I was touched. Gosh, what a nice thing to do. What a sweet child. Stupid me. She shifted slightly and moved her hand to my crotch and tried to open my zipper. I was no longer anxious. Now, I was sad. I took her hand, moved it from my thighs, and carefully lifted her off my lap.
The morning before I first met with Tina I read through her “chart”—one small sheet of paper with minimal information taken during a phone interview with our intake worker. Tina lived with her mother, Sara, and two younger siblings. Sara had called the child psychiatry clinic because her daughter’s school had insisted that she get her evaluated. Tina had been “aggressive and inappropriate” with her classmates. She’d exposed herself, attacked other children, used sexual language and tried to get them to engage in sex play. She didn’t pay attention in class and often refused to follow directions.
The most relevant history the chart contained was that Tina had been abused for a two-year period that started when she was four and ended when she was six. The perpetrator was a sixteen-year-old boy, her babysitter’s son. He had molested both Tina and her younger brother, Michael, while their mother was at work.
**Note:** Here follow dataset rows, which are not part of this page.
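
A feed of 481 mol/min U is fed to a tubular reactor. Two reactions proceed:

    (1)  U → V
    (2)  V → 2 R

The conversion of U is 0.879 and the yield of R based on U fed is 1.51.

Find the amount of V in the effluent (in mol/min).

59.6 mol/min

Conversion of U: U consumed = 1ξ₁ = 0.879 × 481 → ξ₁ = 422.8 mol/min.
Yield of R: 2ξ₂ / 481 = 1.51 → ξ₂ = 363.2 mol/min.
Outlet amounts (n = n₀ + Σ ν·ξ):
  U: 481 − 1(422.8) = 58.2
  V: 0 + 1(422.8) − 1(363.2) = 59.64
  R: 0 + 2(363.2) = 726.3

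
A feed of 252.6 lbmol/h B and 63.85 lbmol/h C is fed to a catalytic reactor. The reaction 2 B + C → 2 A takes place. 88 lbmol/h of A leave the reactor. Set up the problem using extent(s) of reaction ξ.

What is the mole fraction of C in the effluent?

0.0729

For A: n = n₀ + 2ξ → 88 = 0 + 2ξ, giving ξ = 44 lbmol/h.
Outlet amounts (n = n₀ + ν ξ):
  B: 252.6 − 2(44) = 164.6
  C: 63.85 − 1(44) = 19.85
  A: 0 + 2(44) = 88
Total out = 272.4 lbmol/h; y_C = 19.85 / 272.4 = 0.07286.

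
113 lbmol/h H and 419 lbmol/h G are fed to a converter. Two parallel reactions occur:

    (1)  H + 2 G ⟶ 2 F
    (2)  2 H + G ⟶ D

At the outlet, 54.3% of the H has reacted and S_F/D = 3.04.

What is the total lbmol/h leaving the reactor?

Conversion of H: H consumed = 0.543 × 113 = 61.36 lbmol/h = 1ξ₁ + 2ξ₂.
Selectivity: 2ξ₁ / (1ξ₂) = 3.04 → ξ₁ = 1.52 ξ₂.
Substitute: (1·1.52 + 2) ξ₂ = 61.36 → ξ₂ = 17.43 lbmol/h, ξ₁ = 26.5 lbmol/h.
Outlet amounts (n = n₀ + Σ ν·ξ):
  H: 113 − 1(26.5) − 2(17.43) = 51.64
  G: 419 − 2(26.5) − 1(17.43) = 348.6
  F: 0 + 2(26.5) = 52.99
  D: 0 + 1(17.43) = 17.43
Total out = 51.64 + 348.6 + 52.99 + 17.43 = 470.6 lbmol/h.

471 lbmol/h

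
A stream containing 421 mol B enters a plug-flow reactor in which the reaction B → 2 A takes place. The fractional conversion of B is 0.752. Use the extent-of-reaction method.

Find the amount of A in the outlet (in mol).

633 mol

B reacted = 0.752 × 421 = 316.6 mol; ν_B = −1, so ξ = 316.6/1 = 316.6 mol.
Outlet amounts (n = n₀ + ν ξ):
  B: 421 − 1(316.6) = 104.4
  A: 0 + 2(316.6) = 633.2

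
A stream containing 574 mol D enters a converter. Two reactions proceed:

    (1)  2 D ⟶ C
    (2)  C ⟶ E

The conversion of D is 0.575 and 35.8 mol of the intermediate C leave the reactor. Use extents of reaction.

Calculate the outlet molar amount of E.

Conversion of D: D consumed = 2ξ₁ = 0.575 × 574 → ξ₁ = 165 mol.
C balance: n_C = 0 + 1ξ₁ − 1ξ₂ = 35.8 → ξ₂ = (1·165 − 35.8)/1 = 129.2 mol.
Outlet amounts (n = n₀ + Σ ν·ξ):
  D: 574 − 2(165) = 244
  C: 0 + 1(165) − 1(129.2) = 35.8
  E: 0 + 1(129.2) = 129.2

129 mol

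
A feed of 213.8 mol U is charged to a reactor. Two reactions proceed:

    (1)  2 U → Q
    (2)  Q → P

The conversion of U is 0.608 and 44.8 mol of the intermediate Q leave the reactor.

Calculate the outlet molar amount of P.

20.2 mol

Conversion of U: U consumed = 2ξ₁ = 0.608 × 213.8 → ξ₁ = 65 mol.
Q balance: n_Q = 0 + 1ξ₁ − 1ξ₂ = 44.8 → ξ₂ = (1·65 − 44.8)/1 = 20.2 mol.
Outlet amounts (n = n₀ + Σ ν·ξ):
  U: 213.8 − 2(65) = 83.81
  Q: 0 + 1(65) − 1(20.2) = 44.8
  P: 0 + 1(20.2) = 20.2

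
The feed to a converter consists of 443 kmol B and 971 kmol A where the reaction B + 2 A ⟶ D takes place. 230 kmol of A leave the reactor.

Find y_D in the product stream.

For A: n = n₀ − 2ξ → 230 = 971 − 2ξ, giving ξ = 370.5 kmol.
Outlet amounts (n = n₀ + ν ξ):
  B: 443 − 1(370.5) = 72.5
  A: 971 − 2(370.5) = 230
  D: 0 + 1(370.5) = 370.5
Total out = 673 kmol; y_D = 370.5 / 673 = 0.5505.

0.551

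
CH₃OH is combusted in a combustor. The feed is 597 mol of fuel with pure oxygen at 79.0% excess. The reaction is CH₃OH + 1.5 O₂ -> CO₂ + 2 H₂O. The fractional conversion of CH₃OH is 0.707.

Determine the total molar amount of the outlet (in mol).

2410 mol

Stoichiometric O₂ = 1.5 × 597 = 895.5 mol; O₂ fed = 895.5 × 1.790 = 1603 mol.
Fuel reacted = 0.707 × 597 → ξ = 422.1 mol.
Outlet (n = n₀ + ν ξ):
  CH₃OH: 597 − 1(422.1) = 174.9
  O₂: 1603 − 1.5(422.1) = 969.8
  CO₂: 0 + 1(422.1) = 422.1
  H₂O: 0 + 2(422.1) = 844.2
Total out = 174.9 + 969.8 + 422.1 + 844.2 = 2411 mol.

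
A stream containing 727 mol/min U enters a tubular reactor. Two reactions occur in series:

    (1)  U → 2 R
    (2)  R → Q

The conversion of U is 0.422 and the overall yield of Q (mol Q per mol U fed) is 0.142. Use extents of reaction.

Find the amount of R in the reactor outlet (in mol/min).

Conversion of U: U consumed = 1ξ₁ = 0.422 × 727 → ξ₁ = 306.8 mol/min.
Yield of Q: 1ξ₂ / 727 = 0.142 → ξ₂ = 103.2 mol/min.
Outlet amounts (n = n₀ + Σ ν·ξ):
  U: 727 − 1(306.8) = 420.2
  R: 0 + 2(306.8) − 1(103.2) = 510.4
  Q: 0 + 1(103.2) = 103.2

510 mol/min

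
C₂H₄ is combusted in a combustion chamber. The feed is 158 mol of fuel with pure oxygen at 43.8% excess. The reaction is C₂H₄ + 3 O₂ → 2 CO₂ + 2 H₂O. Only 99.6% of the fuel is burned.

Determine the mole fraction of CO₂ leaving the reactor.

0.375

Stoichiometric O₂ = 3 × 158 = 474 mol; O₂ fed = 474 × 1.438 = 681.6 mol.
Fuel reacted = 0.996 × 158 → ξ = 157.4 mol.
Outlet (n = n₀ + ν ξ):
  C₂H₄: 158 − 1(157.4) = 0.632
  O₂: 681.6 − 3(157.4) = 209.5
  CO₂: 0 + 2(157.4) = 314.7
  H₂O: 0 + 2(157.4) = 314.7
Total out = 839.6 mol; y_CO₂ = 314.7 / 839.6 = 0.3749.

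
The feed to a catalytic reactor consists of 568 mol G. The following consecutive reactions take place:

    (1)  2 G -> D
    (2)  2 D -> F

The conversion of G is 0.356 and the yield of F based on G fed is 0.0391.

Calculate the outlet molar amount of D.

56.7 mol

Conversion of G: G consumed = 2ξ₁ = 0.356 × 568 → ξ₁ = 101.1 mol.
Yield of F: 1ξ₂ / 568 = 0.0391 → ξ₂ = 22.21 mol.
Outlet amounts (n = n₀ + Σ ν·ξ):
  G: 568 − 2(101.1) = 365.8
  D: 0 + 1(101.1) − 2(22.21) = 56.69
  F: 0 + 1(22.21) = 22.21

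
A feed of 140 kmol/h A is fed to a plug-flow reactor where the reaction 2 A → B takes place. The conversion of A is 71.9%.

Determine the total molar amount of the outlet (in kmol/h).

89.7 kmol/h

A reacted = 0.719 × 140 = 100.7 kmol/h; ν_A = −2, so ξ = 100.7/2 = 50.33 kmol/h.
Outlet amounts (n = n₀ + ν ξ):
  A: 140 − 2(50.33) = 39.34
  B: 0 + 1(50.33) = 50.33
Total out = 39.34 + 50.33 = 89.67 kmol/h.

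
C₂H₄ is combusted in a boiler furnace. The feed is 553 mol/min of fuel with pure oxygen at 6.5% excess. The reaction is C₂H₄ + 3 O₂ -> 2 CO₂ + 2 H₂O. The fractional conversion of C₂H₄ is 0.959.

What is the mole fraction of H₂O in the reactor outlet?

Stoichiometric O₂ = 3 × 553 = 1659 mol/min; O₂ fed = 1659 × 1.065 = 1767 mol/min.
Fuel reacted = 0.959 × 553 → ξ = 530.3 mol/min.
Outlet (n = n₀ + ν ξ):
  C₂H₄: 553 − 1(530.3) = 22.67
  O₂: 1767 − 3(530.3) = 175.9
  CO₂: 0 + 2(530.3) = 1061
  H₂O: 0 + 2(530.3) = 1061
Total out = 2320 mol/min; y_H₂O = 1061 / 2320 = 0.4572.

0.457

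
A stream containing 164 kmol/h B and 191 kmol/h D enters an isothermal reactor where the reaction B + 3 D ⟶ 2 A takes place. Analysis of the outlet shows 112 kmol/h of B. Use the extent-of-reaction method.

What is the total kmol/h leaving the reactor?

For B: n = n₀ − 1ξ → 112 = 164 − 1ξ, giving ξ = 52 kmol/h.
Outlet amounts (n = n₀ + ν ξ):
  B: 164 − 1(52) = 112
  D: 191 − 3(52) = 35
  A: 0 + 2(52) = 104
Total out = 112 + 35 + 104 = 251 kmol/h.

251 kmol/h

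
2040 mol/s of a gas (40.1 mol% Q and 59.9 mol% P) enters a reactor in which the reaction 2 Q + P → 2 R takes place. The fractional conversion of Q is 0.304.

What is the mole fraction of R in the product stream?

0.13

Q reacted = 0.304 × 818 = 248.7 mol/s; ν_Q = −2, so ξ = 248.7/2 = 124.3 mol/s.
Outlet amounts (n = n₀ + ν ξ):
  Q: 818 − 2(124.3) = 569.4
  P: 1222 − 1(124.3) = 1098
  R: 0 + 2(124.3) = 248.7
Total out = 1916 mol/s; y_R = 248.7 / 1916 = 0.1298.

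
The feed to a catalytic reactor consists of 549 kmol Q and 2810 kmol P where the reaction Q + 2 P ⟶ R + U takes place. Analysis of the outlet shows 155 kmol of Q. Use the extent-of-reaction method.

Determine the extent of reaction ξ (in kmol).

For Q: n = n₀ − 1ξ → 155 = 549 − 1ξ, giving ξ = 394 kmol.
Outlet amounts (n = n₀ + ν ξ):
  Q: 549 − 1(394) = 155
  P: 2810 − 2(394) = 2022
  R: 0 + 1(394) = 394
  U: 0 + 1(394) = 394

ξ = 394 kmol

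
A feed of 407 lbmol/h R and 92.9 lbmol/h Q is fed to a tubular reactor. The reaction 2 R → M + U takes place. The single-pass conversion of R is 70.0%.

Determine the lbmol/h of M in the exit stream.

142 lbmol/h

R reacted = 0.7 × 407 = 284.9 lbmol/h; ν_R = −2, so ξ = 284.9/2 = 142.4 lbmol/h.
Outlet amounts (n = n₀ + ν ξ):
  R: 407 − 2(142.4) = 122.1
  M: 0 + 1(142.4) = 142.4
  U: 0 + 1(142.4) = 142.4
  Q: 92.9 (inert)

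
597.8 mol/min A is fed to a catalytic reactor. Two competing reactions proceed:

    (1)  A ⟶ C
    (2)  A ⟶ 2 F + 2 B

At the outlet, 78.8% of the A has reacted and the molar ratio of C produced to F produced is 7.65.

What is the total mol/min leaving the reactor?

684 mol/min

Conversion of A: A consumed = 0.788 × 597.8 = 471.1 mol/min = 1ξ₁ + 1ξ₂.
Selectivity: 1ξ₁ / (2ξ₂) = 7.65 → ξ₁ = 15.3 ξ₂.
Substitute: (1·15.3 + 1) ξ₂ = 471.1 → ξ₂ = 28.9 mol/min, ξ₁ = 442.2 mol/min.
Outlet amounts (n = n₀ + Σ ν·ξ):
  A: 597.8 − 1(442.2) − 1(28.9) = 126.7
  C: 0 + 1(442.2) = 442.2
  F: 0 + 2(28.9) = 57.8
  B: 0 + 2(28.9) = 57.8
Total out = 126.7 + 442.2 + 57.8 + 57.8 = 684.5 mol/min.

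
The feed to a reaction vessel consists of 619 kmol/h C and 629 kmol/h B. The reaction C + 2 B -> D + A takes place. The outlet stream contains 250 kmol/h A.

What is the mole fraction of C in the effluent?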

Tina’s mom was single. Poor, but no longer on public assistance, at the time Sara worked a minimum wage job at a convenience store to support her family. The only childcare she could afford was an informal arrangement with her next-door neighbor. That neighbor, unfortunately, often left the children with her son so she could run errands. And her son was sick. He tied the children up and raped them, sodomized them with foreign objects, and threatened to kill them if they told. Finally, his mother caught him and put a stop to the abuse.